In recent years, directors from the Continent have more often than not been ill-served by making Hollywood films. Poland’s Agnieszka Holland is one of the few whose American output (The Secret Garden, Washington Square) has arguably been in the same league with earlier European work (Angry Harvest, Europa Europa). So the first question that leaps to mind about Copying Beethoven, her new biopic of Ludwig van B., is: Has she lost her friggin’ mind?

Immortal Beloved, Bernard Rose’s 1994 take on the composer, was no model of historical veracity, but its liberties pale next to those in the script from the team of Stephen J. Rivele & Christopher Wilkinson (Nixon, Ali). They have invented the character of Anna Holtz — out of several real figures but mostly wholecloth — through whose eyes we see everything. In the abstract, there’s nothing wrong with such a narrative convenience, but, in this case, she’s not so much a device as she is a central character. The film is largely about her relationship with the composer, whose destiny she hugely affects. In short, this is more like Disney’s 1953 Ben and Me — How I Was Secretly a Central Part of a Great Man’s Life.

Copying Beethoven opens with Anna (Diane Kruger) rushing to where the composer (Ed Harris) lies dying. As she sits, she remembers the first time they met …

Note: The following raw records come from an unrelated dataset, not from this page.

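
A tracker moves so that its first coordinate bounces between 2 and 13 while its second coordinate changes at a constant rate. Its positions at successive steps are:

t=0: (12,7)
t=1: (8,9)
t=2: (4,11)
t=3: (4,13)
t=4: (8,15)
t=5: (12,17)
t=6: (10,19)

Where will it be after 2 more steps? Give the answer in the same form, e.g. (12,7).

(2,23)

The first coordinate travels 4 per step and bounces off the walls at 2 and 13.
  step 7: 10 → 6
  step 8: 6 → 2
The second coordinate changes by +2 each step: at step 8 it is 23.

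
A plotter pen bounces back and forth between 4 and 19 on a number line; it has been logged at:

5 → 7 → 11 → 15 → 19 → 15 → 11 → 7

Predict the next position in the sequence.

5

The value travels 4 per step and bounces off the walls at 4 and 19.
  step 8: 7 → 5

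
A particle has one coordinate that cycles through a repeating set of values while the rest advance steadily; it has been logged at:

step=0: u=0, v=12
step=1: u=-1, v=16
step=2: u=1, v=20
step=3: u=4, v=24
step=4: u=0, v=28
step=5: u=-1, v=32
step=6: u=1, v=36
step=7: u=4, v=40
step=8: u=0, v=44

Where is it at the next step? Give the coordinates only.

u=-1, v=48

U: cycles through 0, -1, 1, 4 every 4 steps. Step 9 lands at position 1 of the cycle → -1.
V: linear, +4 per step → 48 at step 9.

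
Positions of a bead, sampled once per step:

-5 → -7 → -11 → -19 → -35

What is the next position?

Consecutive displacements -2, -4, -8, -16 scale by a factor of 2 each step.
step 5: -35 − 32 → -67

-67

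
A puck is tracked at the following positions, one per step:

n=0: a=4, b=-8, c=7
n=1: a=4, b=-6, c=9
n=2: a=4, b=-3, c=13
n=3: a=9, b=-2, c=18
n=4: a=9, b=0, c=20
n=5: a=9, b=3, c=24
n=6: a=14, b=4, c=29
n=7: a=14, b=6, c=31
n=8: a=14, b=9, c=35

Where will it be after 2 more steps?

a=19, b=12, c=42

The moves between consecutive positions are (+0,+2,+2), (+0,+3,+4), (+5,+1,+5), (+0,+2,+2), (+0,+3,+4), (+5,+1,+5), (+0,+2,+2), (+0,+3,+4); they repeat the 3-cycle [(+0,+2,+2), (+0,+3,+4), (+5,+1,+5)].
step 9: apply (+5,+1,+5) → a=19, b=10, c=40
step 10: apply (+0,+2,+2) → a=19, b=12, c=42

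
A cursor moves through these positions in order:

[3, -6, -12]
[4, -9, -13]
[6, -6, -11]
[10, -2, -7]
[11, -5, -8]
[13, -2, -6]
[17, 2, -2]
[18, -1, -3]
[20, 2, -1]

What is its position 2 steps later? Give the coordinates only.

[25, 3, 2]

The moves between consecutive positions are [+1, -3, -1], [+2, +3, +2], [+4, +4, +4], [+1, -3, -1], [+2, +3, +2], [+4, +4, +4], [+1, -3, -1], [+2, +3, +2]; they repeat the 3-cycle [[+1, -3, -1], [+2, +3, +2], [+4, +4, +4]].
step 9: apply [+4, +4, +4] → [24, 6, 3]
step 10: apply [+1, -3, -1] → [25, 3, 2]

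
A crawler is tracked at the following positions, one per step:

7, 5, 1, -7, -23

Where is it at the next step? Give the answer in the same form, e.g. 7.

The jumps are -2, -4, -8, -16 — a geometric progression with ratio 2.
step 5: -23 − 32 → -55

-55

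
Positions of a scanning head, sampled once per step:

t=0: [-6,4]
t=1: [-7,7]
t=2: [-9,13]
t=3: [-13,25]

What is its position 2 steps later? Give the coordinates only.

Consecutive displacements [-1,+3], [-2,+6], [-4,+12] scale by a factor of 2 each step.
step 4: [-13,25] + [-8,+24] → [-21,49]
step 5: [-21,49] + [-16,+48] → [-37,97]

[-37,97]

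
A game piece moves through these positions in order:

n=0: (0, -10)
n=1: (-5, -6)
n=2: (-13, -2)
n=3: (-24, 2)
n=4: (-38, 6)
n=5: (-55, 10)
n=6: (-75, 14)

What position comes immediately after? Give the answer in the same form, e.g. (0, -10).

Successive displacements: (-5, +4), (-8, +4), (-11, +4), (-14, +4), (-17, +4), (-20, +4) — each changes by (-3, +0).
step 7: (-75, 14) + (-23, +4) → (-98, 18)

(-98, 18)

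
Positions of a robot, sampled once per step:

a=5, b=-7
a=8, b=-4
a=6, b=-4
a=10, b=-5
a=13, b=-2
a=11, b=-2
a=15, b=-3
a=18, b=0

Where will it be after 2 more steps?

Step-to-step displacements: (+3,+3), (-2,+0), (+4,-1), (+3,+3), (-2,+0), (+4,-1), (+3,+3) — a repeating cycle of length 3.
step 8: apply (-2,+0) → a=16, b=0
step 9: apply (+4,-1) → a=20, b=-1

a=20, b=-1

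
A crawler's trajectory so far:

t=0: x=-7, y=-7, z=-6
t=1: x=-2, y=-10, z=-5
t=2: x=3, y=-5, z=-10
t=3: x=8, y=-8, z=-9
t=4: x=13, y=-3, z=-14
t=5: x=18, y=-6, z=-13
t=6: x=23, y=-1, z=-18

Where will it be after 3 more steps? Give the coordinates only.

Differencing gives (+5, -3, +1), (+5, +5, -5), (+5, -3, +1), (+5, +5, -5), (+5, -3, +1), (+5, +5, -5). This is the pattern (+5, -3, +1), (+5, +5, -5) repeated.
step 7: apply (+5, -3, +1) → x=28, y=-4, z=-17
step 8: apply (+5, +5, -5) → x=33, y=1, z=-22
step 9: apply (+5, -3, +1) → x=38, y=-2, z=-21

x=38, y=-2, z=-21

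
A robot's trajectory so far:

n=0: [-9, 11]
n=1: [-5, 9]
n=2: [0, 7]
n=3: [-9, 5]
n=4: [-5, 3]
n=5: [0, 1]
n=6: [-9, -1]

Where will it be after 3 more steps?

First: cycles through -9, -5, 0 every 3 steps. Step 9 lands at position 0 of the cycle → -9.
Second: linear, -2 per step → -7 at step 9.

[-9, -7]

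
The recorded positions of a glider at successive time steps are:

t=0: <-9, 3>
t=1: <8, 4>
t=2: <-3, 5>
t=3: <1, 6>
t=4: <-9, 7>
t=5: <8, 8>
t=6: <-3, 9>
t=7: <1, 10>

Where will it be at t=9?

The first coordinate repeats the cycle [-9, 8, -3, 1] with period 4; step 9 mod 4 = 1, giving 8.
The second coordinate changes by +1 each step, so at step 9 it is 3 + 9·(1) = 12.

<8, 12>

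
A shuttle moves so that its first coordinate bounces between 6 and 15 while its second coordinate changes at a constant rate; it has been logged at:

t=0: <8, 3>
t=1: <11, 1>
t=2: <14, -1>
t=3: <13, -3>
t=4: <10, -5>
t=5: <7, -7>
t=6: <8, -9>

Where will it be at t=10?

The first coordinate reflects between 6 and 15, moving 3 per step.
  step 7: 8 → 11
  step 8: 11 → 14
  step 9: 14 → 13
  step 10: 13 → 10
The second coordinate changes by -2 each step: at step 10 it is -17.

<10, -17>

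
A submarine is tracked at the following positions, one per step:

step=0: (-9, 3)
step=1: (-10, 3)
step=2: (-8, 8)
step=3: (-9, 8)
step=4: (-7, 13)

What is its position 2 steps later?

(-6, 18)

Step-to-step displacements: (-1, +0), (+2, +5), (-1, +0), (+2, +5) — a repeating cycle of length 2.
step 5: apply (-1, +0) → (-8, 13)
step 6: apply (+2, +5) → (-6, 18)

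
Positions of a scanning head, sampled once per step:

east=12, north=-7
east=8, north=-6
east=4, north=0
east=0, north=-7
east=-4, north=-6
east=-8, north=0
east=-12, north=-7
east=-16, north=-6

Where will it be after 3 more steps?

The east coordinate changes by -4 each step, so at step 10 it is 12 + 10·(-4) = -28.
The north coordinate repeats the cycle [-7, -6, 0] with period 3; step 10 mod 3 = 1, giving -6.

east=-28, north=-6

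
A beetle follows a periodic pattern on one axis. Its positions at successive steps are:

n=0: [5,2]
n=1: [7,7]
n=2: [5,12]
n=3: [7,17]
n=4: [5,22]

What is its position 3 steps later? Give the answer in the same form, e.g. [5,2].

The first coordinate repeats the cycle [5, 7] with period 2; step 7 mod 2 = 1, giving 7.
The second coordinate changes by +5 each step, so at step 7 it is 2 + 7·(5) = 37.

[7,37]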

A brilliant composition student, she is sent by her professor in response to an urgent call from Beethoven’s publisher: It’s only days before the debut of the Ninth Symphony, and the maestro needs a copyist for the performing score. Of course, he thinks it ridiculous that a woman should be a copyist, let alone an aspiring composer, but she wins him over with the excellence of her work. “A woman composer is like a dog walking on its hind legs: It’s never done well, but you’re surprised to see it done at all,” says Louie, as his friends refer to him. (Given Holland’s propensity for titles like Europa Europa and Olivier, Olivier, she missed a good trick here: She could have called the film Louie, Louie.)

As Harris plays him, Beethoven is alternately a self-absorbed, even sadistic, sonofabitch and a man of great sensitivity and love (which sounds about right). He inspires Anna’s devotion, then treats her like dirt, then figures out ways to atone and bring her back. Their relationship is never overtly romantic or sexual, though there are some dicey moments.

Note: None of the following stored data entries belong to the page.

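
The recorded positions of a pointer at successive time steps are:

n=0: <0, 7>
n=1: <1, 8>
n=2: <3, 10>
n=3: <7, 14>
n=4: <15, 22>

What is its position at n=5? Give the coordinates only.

<31, 38>

Step-to-step displacements: <+1, +1>, <+2, +2>, <+4, +4>, <+8, +8>; each is 2× the previous.
step 5: <15, 22> + <+16, +16> → <31, 38>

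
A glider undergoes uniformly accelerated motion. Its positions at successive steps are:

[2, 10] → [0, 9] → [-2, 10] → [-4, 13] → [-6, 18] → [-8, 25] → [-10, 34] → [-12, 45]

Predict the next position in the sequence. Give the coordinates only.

First differences are [-2, -1], [-2, +1], [-2, +3], [-2, +5], [-2, +7], [-2, +9], [-2, +11]; their common second difference is [+0, +2] (constant acceleration).
step 8: [-12, 45] + [-2, +13] → [-14, 58]

[-14, 58]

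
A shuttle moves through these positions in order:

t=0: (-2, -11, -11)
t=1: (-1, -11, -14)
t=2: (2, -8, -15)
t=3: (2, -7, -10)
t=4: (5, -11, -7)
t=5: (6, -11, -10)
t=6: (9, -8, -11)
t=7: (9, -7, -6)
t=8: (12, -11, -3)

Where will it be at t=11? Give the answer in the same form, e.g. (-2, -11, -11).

(16, -7, -2)

Step-to-step displacements: (+1, +0, -3), (+3, +3, -1), (+0, +1, +5), (+3, -4, +3), (+1, +0, -3), (+3, +3, -1), (+0, +1, +5), (+3, -4, +3) — a repeating cycle of length 4.
step 9: apply (+1, +0, -3) → (13, -11, -6)
step 10: apply (+3, +3, -1) → (16, -8, -7)
step 11: apply (+0, +1, +5) → (16, -7, -2)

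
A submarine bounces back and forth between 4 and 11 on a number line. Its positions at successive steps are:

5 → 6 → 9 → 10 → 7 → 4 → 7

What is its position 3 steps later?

6

The value reflects between 4 and 11, moving 3 per step.
  step 7: 7 → 10
  step 8: 10 → 9
  step 9: 9 → 6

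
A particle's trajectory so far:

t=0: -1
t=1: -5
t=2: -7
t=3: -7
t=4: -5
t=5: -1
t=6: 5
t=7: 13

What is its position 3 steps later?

Taking differences between consecutive positions: -4, -2, +0, +2, +4, +6, +8. These grow by +2 each step.
step 8: 13 + 10 → 23
step 9: 23 + 12 → 35
step 10: 35 + 14 → 49

49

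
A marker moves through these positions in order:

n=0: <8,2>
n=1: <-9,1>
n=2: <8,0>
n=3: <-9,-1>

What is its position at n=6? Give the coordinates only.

The first coordinate repeats the cycle [8, -9] with period 2; step 6 mod 2 = 0, giving 8.
The second coordinate changes by -1 each step, so at step 6 it is 2 + 6·(-1) = -4.

<8,-4>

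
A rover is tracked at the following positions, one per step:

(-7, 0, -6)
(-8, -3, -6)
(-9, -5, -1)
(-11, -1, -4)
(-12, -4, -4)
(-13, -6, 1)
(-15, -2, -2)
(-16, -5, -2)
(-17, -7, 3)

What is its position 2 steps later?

(-20, -6, 0)

Step-to-step displacements: (-1, -3, +0), (-1, -2, +5), (-2, +4, -3), (-1, -3, +0), (-1, -2, +5), (-2, +4, -3), (-1, -3, +0), (-1, -2, +5) — a repeating cycle of length 3.
step 9: apply (-2, +4, -3) → (-19, -3, 0)
step 10: apply (-1, -3, +0) → (-20, -6, 0)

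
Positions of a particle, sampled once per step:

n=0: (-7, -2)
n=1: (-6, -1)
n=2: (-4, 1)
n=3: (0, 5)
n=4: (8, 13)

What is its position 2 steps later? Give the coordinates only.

The jumps are (+1, +1), (+2, +2), (+4, +4), (+8, +8) — a geometric progression with ratio 2.
step 5: (8, 13) + (+16, +16) → (24, 29)
step 6: (24, 29) + (+32, +32) → (56, 61)

(56, 61)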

It’s moderately offputting that, when we finally see the debut of the Ninth, the screen shows musicians playing what appear to be period instruments while the soundtrack swells with the recognizably different sound of a 20th-century orchestra; but an argument can be made that the older timbres would have been distracting, possibly disappointing, to modern audiences.

Harris — playing a role reminiscent of his work in Pollock — is as good as he can be, given the outrageous hokum level of the screenplay and the extremity of his makeup, which is so heavy I had to recheck the credit list 10 minutes in to make sure it was him. He looks less like himself than like Walter Huston reanimated.

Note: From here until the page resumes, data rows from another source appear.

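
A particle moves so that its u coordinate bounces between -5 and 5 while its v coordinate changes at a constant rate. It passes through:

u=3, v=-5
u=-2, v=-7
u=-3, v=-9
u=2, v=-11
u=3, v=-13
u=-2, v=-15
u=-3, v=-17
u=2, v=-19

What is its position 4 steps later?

u=2, v=-27

The u coordinate travels 5 per step and bounces off the walls at -5 and 5.
  step 8: 2 → 3
  step 9: 3 → -2
  step 10: -2 → -3
  step 11: -3 → 2
The v coordinate changes by -2 each step: at step 11 it is -27.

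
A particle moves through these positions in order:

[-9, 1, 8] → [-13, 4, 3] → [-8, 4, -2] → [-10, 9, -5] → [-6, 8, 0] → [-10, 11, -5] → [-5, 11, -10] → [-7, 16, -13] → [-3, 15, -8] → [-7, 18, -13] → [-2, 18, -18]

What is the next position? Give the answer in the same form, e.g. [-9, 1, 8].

[-4, 23, -21]

Step-to-step displacements: [-4, +3, -5], [+5, +0, -5], [-2, +5, -3], [+4, -1, +5], [-4, +3, -5], [+5, +0, -5], [-2, +5, -3], [+4, -1, +5], [-4, +3, -5], [+5, +0, -5] — a repeating cycle of length 4.
step 11: apply [-2, +5, -3] → [-4, 23, -21]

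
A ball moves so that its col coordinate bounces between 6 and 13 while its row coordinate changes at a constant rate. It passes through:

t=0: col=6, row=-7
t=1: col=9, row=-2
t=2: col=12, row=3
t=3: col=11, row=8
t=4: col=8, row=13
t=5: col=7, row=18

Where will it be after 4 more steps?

col=7, row=38

The col coordinate travels 3 per step and bounces off the walls at 6 and 13.
  step 6: 7 → 10
  step 7: 10 → 13
  step 8: 13 → 10
  step 9: 10 → 7
The row coordinate changes by +5 each step: at step 9 it is 38.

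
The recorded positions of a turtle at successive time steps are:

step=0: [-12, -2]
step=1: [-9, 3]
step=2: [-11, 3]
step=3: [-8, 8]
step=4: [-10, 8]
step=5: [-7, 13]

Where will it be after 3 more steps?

The moves between consecutive positions are [+3, +5], [-2, +0], [+3, +5], [-2, +0], [+3, +5]; they repeat the 2-cycle [[+3, +5], [-2, +0]].
step 6: apply [-2, +0] → [-9, 13]
step 7: apply [+3, +5] → [-6, 18]
step 8: apply [-2, +0] → [-8, 18]

[-8, 18]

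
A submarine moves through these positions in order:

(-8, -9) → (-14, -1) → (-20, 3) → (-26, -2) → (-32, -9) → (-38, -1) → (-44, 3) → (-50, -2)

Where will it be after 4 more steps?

First: linear, -6 per step → -74 at step 11.
Second: cycles through -9, -1, 3, -2 every 4 steps. Step 11 lands at position 3 of the cycle → -2.

(-74, -2)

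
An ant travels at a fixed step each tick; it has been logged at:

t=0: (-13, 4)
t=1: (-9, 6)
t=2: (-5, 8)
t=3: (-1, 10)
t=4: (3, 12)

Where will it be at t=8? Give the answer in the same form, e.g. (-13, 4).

(19, 20)

Each step adds (+4, +2) to the position.
step 5: (3, 12) + (+4, +2) → (7, 14)
step 6: (7, 14) + (+4, +2) → (11, 16)
step 7: (11, 16) + (+4, +2) → (15, 18)
step 8: (15, 18) + (+4, +2) → (19, 20)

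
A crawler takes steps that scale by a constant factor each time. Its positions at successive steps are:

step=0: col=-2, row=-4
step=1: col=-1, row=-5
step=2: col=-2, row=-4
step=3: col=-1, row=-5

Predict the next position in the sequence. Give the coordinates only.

col=-2, row=-4

Step-to-step displacements: (+1, -1), (-1, +1), (+1, -1); each is -1× the previous.
step 4: col=-1, row=-5 + (-1, +1) → col=-2, row=-4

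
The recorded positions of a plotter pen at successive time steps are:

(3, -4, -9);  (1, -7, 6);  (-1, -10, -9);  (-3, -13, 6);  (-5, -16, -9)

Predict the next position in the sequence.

(-7, -19, 6)

First: linear, -2 per step → -7 at step 5.
Second: linear, -3 per step → -19 at step 5.
Third: cycles through -9, 6 every 2 steps. Step 5 lands at position 1 of the cycle → 6.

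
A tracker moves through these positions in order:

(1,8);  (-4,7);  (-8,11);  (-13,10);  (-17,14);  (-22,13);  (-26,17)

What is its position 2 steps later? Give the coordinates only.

Step-to-step displacements: (-5,-1), (-4,+4), (-5,-1), (-4,+4), (-5,-1), (-4,+4) — a repeating cycle of length 2.
step 7: apply (-5,-1) → (-31,16)
step 8: apply (-4,+4) → (-35,20)

(-35,20)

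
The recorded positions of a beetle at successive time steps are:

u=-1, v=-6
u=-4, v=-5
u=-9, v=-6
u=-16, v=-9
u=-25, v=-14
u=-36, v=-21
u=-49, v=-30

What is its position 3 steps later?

u=-100, v=-69

Taking differences between consecutive positions: (-3, +1), (-5, -1), (-7, -3), (-9, -5), (-11, -7), (-13, -9). These grow by (-2, -2) each step.
step 7: u=-49, v=-30 + (-15, -11) → u=-64, v=-41
step 8: u=-64, v=-41 + (-17, -13) → u=-81, v=-54
step 9: u=-81, v=-54 + (-19, -15) → u=-100, v=-69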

But what sinks the film — almost to the point of risibility — is the combination of the preposterous script and the casting of Kruger. The actress, best known as Helen in Troy, is easy on the eyes, but she’s simply awful in this role. When we briefly see her at the piano early on, she is so awkward it’s as though this accomplished music student has never touched a keyboard before. And in the big climax — as she helps the deaf Beethoven conduct at the premiere by standing in a mysteriously appearing hole in the stage amid the orchestra, conducting at him so he can take his cues from her, emoting inanely, cleavage hanging out, waving her arms gracelessly — she looks as awkward and unnatural as … well … as a dog walking on its hind legs.